Computing $$\frac{d}{dz}[(z-c)^2\frac{f(z)}{g(z)}]$$ and noting that $$g(c) = 0$$ by assumption, we get

$$2(z - c)\frac{f}{g} + (z-c)^2\frac{f'g - fg'}{g^2}\\ = 2(z - c)\frac{f}{g} + \frac{f'g - fg'}{\left(\frac{g(z) - g(c)}{z-c}\right)^2} \\ \to 2\frac{f(c)}{g'(c)} + \frac{f'(c)\cdot0 - f(c)g'(c)}{g'(c)^2} \\ = \frac{f(c)}{g'(c)}$$

But this is the same expression for the first-order pole, and I know this is wrong. Where did I make a mistake? And what's the right expression?

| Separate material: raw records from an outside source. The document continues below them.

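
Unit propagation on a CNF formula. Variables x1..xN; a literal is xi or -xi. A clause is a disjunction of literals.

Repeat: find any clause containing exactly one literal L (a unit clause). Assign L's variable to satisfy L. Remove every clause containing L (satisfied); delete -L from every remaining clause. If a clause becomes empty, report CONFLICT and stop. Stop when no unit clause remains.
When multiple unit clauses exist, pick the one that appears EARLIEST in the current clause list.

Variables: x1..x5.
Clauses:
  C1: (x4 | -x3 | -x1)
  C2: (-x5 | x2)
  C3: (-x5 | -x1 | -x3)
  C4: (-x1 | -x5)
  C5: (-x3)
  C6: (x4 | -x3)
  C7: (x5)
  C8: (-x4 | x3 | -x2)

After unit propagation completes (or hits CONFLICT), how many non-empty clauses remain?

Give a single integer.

Answer: 0

Derivation:
unit clause [-3] forces x3=F; simplify:
  drop 3 from [-4, 3, -2] -> [-4, -2]
  satisfied 4 clause(s); 4 remain; assigned so far: [3]
unit clause [5] forces x5=T; simplify:
  drop -5 from [-5, 2] -> [2]
  drop -5 from [-1, -5] -> [-1]
  satisfied 1 clause(s); 3 remain; assigned so far: [3, 5]
unit clause [2] forces x2=T; simplify:
  drop -2 from [-4, -2] -> [-4]
  satisfied 1 clause(s); 2 remain; assigned so far: [2, 3, 5]
unit clause [-1] forces x1=F; simplify:
  satisfied 1 clause(s); 1 remain; assigned so far: [1, 2, 3, 5]
unit clause [-4] forces x4=F; simplify:
  satisfied 1 clause(s); 0 remain; assigned so far: [1, 2, 3, 4, 5]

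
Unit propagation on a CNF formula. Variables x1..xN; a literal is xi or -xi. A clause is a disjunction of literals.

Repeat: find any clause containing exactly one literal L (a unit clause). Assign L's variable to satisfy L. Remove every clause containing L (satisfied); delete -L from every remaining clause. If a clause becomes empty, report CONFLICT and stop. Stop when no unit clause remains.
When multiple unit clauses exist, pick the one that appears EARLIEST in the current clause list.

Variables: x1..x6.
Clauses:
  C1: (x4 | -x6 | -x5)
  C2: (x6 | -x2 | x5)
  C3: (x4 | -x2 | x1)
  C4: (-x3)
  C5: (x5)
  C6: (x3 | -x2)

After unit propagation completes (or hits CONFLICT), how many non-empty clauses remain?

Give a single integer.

unit clause [-3] forces x3=F; simplify:
  drop 3 from [3, -2] -> [-2]
  satisfied 1 clause(s); 5 remain; assigned so far: [3]
unit clause [5] forces x5=T; simplify:
  drop -5 from [4, -6, -5] -> [4, -6]
  satisfied 2 clause(s); 3 remain; assigned so far: [3, 5]
unit clause [-2] forces x2=F; simplify:
  satisfied 2 clause(s); 1 remain; assigned so far: [2, 3, 5]

Answer: 1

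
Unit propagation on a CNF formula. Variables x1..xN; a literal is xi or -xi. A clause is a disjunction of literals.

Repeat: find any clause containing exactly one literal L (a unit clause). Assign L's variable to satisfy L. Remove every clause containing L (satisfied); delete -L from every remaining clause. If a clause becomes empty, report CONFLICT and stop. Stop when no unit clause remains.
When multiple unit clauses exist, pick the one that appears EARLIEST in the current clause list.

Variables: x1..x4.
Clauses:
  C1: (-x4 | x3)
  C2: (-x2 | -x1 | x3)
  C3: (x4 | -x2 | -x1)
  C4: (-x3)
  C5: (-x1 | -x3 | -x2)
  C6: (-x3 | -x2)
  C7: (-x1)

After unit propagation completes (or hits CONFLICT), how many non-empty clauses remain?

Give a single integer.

unit clause [-3] forces x3=F; simplify:
  drop 3 from [-4, 3] -> [-4]
  drop 3 from [-2, -1, 3] -> [-2, -1]
  satisfied 3 clause(s); 4 remain; assigned so far: [3]
unit clause [-4] forces x4=F; simplify:
  drop 4 from [4, -2, -1] -> [-2, -1]
  satisfied 1 clause(s); 3 remain; assigned so far: [3, 4]
unit clause [-1] forces x1=F; simplify:
  satisfied 3 clause(s); 0 remain; assigned so far: [1, 3, 4]

Answer: 0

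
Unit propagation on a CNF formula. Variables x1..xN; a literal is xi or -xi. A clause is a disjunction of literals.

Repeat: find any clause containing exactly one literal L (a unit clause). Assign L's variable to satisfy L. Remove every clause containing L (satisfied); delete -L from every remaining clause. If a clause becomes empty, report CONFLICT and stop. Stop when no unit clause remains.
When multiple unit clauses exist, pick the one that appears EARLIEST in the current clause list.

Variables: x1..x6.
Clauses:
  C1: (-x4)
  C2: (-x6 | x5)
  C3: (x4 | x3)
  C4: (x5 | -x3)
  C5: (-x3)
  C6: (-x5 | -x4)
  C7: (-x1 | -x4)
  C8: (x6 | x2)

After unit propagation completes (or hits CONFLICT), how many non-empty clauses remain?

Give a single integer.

Answer: 3

Derivation:
unit clause [-4] forces x4=F; simplify:
  drop 4 from [4, 3] -> [3]
  satisfied 3 clause(s); 5 remain; assigned so far: [4]
unit clause [3] forces x3=T; simplify:
  drop -3 from [5, -3] -> [5]
  drop -3 from [-3] -> [] (empty!)
  satisfied 1 clause(s); 4 remain; assigned so far: [3, 4]
CONFLICT (empty clause)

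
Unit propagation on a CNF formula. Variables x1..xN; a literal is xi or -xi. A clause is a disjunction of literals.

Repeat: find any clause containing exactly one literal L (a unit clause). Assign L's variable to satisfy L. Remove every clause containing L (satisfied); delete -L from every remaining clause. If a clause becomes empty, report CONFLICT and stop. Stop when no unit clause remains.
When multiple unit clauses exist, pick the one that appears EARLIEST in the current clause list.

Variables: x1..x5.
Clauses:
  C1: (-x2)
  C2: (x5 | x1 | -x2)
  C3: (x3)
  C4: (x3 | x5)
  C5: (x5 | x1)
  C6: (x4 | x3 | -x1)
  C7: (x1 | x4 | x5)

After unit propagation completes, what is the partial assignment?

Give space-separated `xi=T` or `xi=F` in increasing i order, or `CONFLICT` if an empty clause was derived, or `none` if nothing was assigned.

Answer: x2=F x3=T

Derivation:
unit clause [-2] forces x2=F; simplify:
  satisfied 2 clause(s); 5 remain; assigned so far: [2]
unit clause [3] forces x3=T; simplify:
  satisfied 3 clause(s); 2 remain; assigned so far: [2, 3]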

I presume $$f(c)\ne0$$ but $$g$$ has a double zero at $$z$$. Then $$f(z)=a_0+a_1w+a_2w^2+\cdots$$ and $$g(z)=b_2w^2+b_3w^3+\cdots$$ where $$w=z-c$$. Then $$\frac{f(z)}{g(z)}=\frac{1}{w^2}\frac{a_0+a_1w+\cdots}{b_2+b_3w+\cdots} =\frac1{b_2w^2}(a_0+a_1w+\cdots)(1-(b_3/b_2)w+\cdots) =\frac{a_0+(a_1-a_0b_3/b_2)w+\cdots}{b_2w^2}$$ and so the residue is $$\frac{a_1-a_0b_3/b_2}{b_2} =\frac{a_1b_2-a_0b_3}{b_2^2}=\frac{f'(c)g''(c)/2-f(c)g'''(c)/6}{g''(c)^2/4} =\frac{6f'(c)g''(c)-2f(c)g'''(c)}{3g''(c)^2}.$$
It is NOT true that $$2(z - c)\frac{f}{g} + \frac{f'g - fg'}{\left(\frac{g(z) - g(c)}{z-c}\right)^2} \longrightarrow 2\frac{f(c)}{g'(c)} + \frac{f'(c)\cdot0 - f(c)g'(c)}{g'(c)^2}$$ because $$\frac{f(c)}{g'(c)}$$ does not exist, since $$z=c$$ is a double root for $$g$$.